Sara Arber is head of the school of human sciences at the University of Surrey, where she was promoted to a personal chair in 1994. She is codirector of the Centre for Research on Aging and Gender (CRAG). Professor Arber's research focuses on gender and class inequalities in health and on aging and later life.
Tony Atkinson is the warden, Nuffield College, Oxford University. Sir Tony Atkinson's major research field is public economics, and his current research topics are economics of income distribution and poverty microeconomics. He also has been working on the distribution of income, on the interrelation between social policy and the macroeconomy, and on the economics of poverty, social exclusion, and the welfare state.
John Goldthorpe is Emeritus Fellow of Nuffield College, Oxford University. Dr. Goldthorpe's intellectual interests lie in social stratification and mobility, sociological theory, sociological methodology, and the relationship between theory and research. He is one of the leading figures in the analysis of social classes and mobility.

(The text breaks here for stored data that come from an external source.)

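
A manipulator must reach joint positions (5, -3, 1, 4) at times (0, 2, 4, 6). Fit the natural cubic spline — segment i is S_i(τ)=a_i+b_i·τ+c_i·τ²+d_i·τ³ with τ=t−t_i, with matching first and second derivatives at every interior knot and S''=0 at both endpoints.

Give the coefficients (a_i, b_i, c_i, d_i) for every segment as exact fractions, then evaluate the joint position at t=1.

Δ: Δ0=-4, Δ1=2, Δ2=3/2
row 1: diag=8, rhs=36; c'=1/4, d'=9/2
row 2: denom=8−2·1/4=15/2; d'=(-3−2·9/2)/(15/2)=-8/5
back: M2=-8/5
back: M1=9/2−1/4·-8/5=49/10
M: M0=0, M1=49/10, M2=-8/5, M3=0
seg 0: a=5, c=M0/2=0, d=(M1−M0)/(6·2)=49/120, b=Δ0−h0·(2M0+M1)/6=-169/30
seg 1: a=-3, c=M1/2=49/20, d=(M2−M1)/(6·2)=-13/24, b=Δ1−h1·(2M1+M2)/6=-11/15
seg 2: a=1, c=M2/2=-4/5, d=(M3−M2)/(6·2)=2/15, b=Δ2−h2·(2M2+M3)/6=77/30
t_q=1 → seg 0, τ=1; S=5+-169/30·τ+0·τ²+49/120·τ³=-9/40

  seg 0: a=5 b=-169/30 c=0 d=49/120
  seg 1: a=-3 b=-11/15 c=49/20 d=-13/24
  seg 2: a=1 b=77/30 c=-4/5 d=2/15
S(1) = -9/40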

Karl Ulrich Mayer is professor of sociology at Yale University and director at the Max Planck Institute for Human Development in Berlin. Karl Ulrich Mayer has done empirical quantitative research on, among else, images of society, intergenerational social mobility, vocation training, higher education, job shifts and career mobility, labor market segmentation, women's employment, and family demography.
Annemette Sørensen is a sociologist specializing in the study of gender stratification in North America and Europe. She is a lecturer at the department of sociology at Harvard University. Her current research is a comparative study of economic inequality between men and women in Europe and the United States toward the end of the 20th century.